Размер шрифта
-
+

Иллюзии красного - стр. 55

Я поднялась в комнаты к Александре. Она в самом деле уже проснулась, но продолжала лежать в постели, вялая и безразличная ко всему.

Лушка раздвинула портьеры, раскрыла рамы, высунулась из окна, разглядывая суету во дворе, вдыхая прохладный свежий воздух. Ветерок принес запах ухи и дыма.

– Вставайте, барышня, глядите-ка, уху в котле варят! Скоро гости съезжаться начнут, а мне еще причесать вас надо. Глашка, Глашка! – громко закричала она, подзывая одну из горничных, – Платье барышне неси, да поживее, шевелись.

– Лукерья, не кричи так, право. Голова болит.

Александра, наконец, встала и села к зеркалу, начала расчесывать волосы позолоченным гребнем. Тут только она, кажется, увидела меня.

– Полина! Ты уже одета? Как там погода, дождь кончился? Не было ли писем?

Я отвечала ей, что солнце светит вовсю, в саду тепло и парно, что мадемуазель Ноэль ждет ее для примерки новых платьев, а почту еще не привозили. Она слушала не очень внимательно, но и не так рассеянно и равнодушно, как обычно. Признаков недомогания никаких не было, кроме бледности и вялости, но к ним уж привыкли. Поэтому я оставила барышню на попечение Лушки и мадемуазель Ноэль, которая поднялась на второй этаж с огромным ворохом раскроенной материи, и отправилась разузнать, что же с почтой.

Савелий, которого я нашла на конюшне, сказал, что запрягает, и что корреспонденция будет доставлена через пару часов. Я велела ему все, что он привезет, отдать мне лично в руки и наказала не заходить в кабак и не напиваться.

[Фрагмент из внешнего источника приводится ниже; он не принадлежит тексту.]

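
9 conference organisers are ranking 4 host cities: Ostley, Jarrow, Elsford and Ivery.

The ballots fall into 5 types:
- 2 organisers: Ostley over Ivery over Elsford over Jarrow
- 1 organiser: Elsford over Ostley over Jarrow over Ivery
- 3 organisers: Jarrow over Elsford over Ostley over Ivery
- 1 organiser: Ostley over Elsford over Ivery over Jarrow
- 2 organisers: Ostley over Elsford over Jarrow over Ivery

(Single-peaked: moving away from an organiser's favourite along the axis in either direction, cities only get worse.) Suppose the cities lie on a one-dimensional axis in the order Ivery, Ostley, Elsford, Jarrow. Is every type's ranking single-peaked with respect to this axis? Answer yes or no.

yes

Axis positions: Ivery=1, Ostley=2, Elsford=3, Jarrow=4.
Type 1 (peak Ostley at position 2): ranking walks positions 2-1-3-4, expanding outward from the peak — single-peaked.
Type 2 (peak Elsford at position 3): ranking walks positions 3-2-4-1, expanding outward from the peak — single-peaked.
Type 3 (peak Jarrow at position 4): ranking walks positions 4-3-2-1, expanding outward from the peak — single-peaked.
Type 4 (peak Ostley at position 2): ranking walks positions 2-3-1-4, expanding outward from the peak — single-peaked.
Type 5 (peak Ostley at position 2): ranking walks positions 2-3-4-1, expanding outward from the peak — single-peaked.
Every ranking is single-peaked on this axis.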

Начали съезжаться гости. По липовой аллее прогуливались доктор и Мария Федоровна, о чем-то беседуя. Я не стала им мешать и отправилась в сад, где чудесный воздух, свежая мокрая зелень, душистые цветы, пар от сырой земли вызывали самые приятные и ностальгические воспоминания детства. Я вновь видела себя в открытой карете, сидящей напротив мамы, в модной шляпке с розовыми цветами и широкой атласной лентой, завязанной под подбородком, восторженно глядя на милую картину Елисейских Полей, нарядные экипажи, военных в блестящих мундирах, смеющихся молодых девушек в светлых легких платьях, молодых, модных и беспечных денди, розовощеких цветочниц с полными корзинами фиалок и ландышей, детей с разноцветными ленточками в руках… И отчего-то мне стало так грустно, что захотелось заплакать.

Я вернулась в гостиную, где уже было довольно шумно. Барыня Аграфена Федоровна, в лиловом платье, красиво причесанная, улыбающаяся, встречала гостей, разговаривала, отдавала последние распоряжения к обеду. Изредка она бросала настороженные взгляды на лестницу, застеленную по-праздничному новым ковром и уставленную вазами с цветами. Видимо, ее волновало, почему так долго нет барышни.

Мария Федоровна тоже искоса посматривала на лестницу, занятая теми же мыслями, что и я. Пришлось мне снова подниматься в комнаты Александры. Она уже была почти совсем одета, и Лушка, ползая на коленях, ушивала прямо на ней платье, которое оказалось широко. Во рту у горничной было полно булавок, и я едва поняла, что она прошепелявила.

– Вот, полюбуйтесь, – давеча еще тесно платье было, а сейчас велико. Кушать надо побольше, барышня!

Лушка ворчала, шила, отходила, смотрела, опять что-то убирала, зашивала… Александра терпеливо сносила все ее манипуляции и нескончаемое ворчанье. Впрочем, она, как всегда в последнее время, была не здесь, а где-то в своих далеких и непонятных мечтах, которые словно выпивали ее жизненные соки.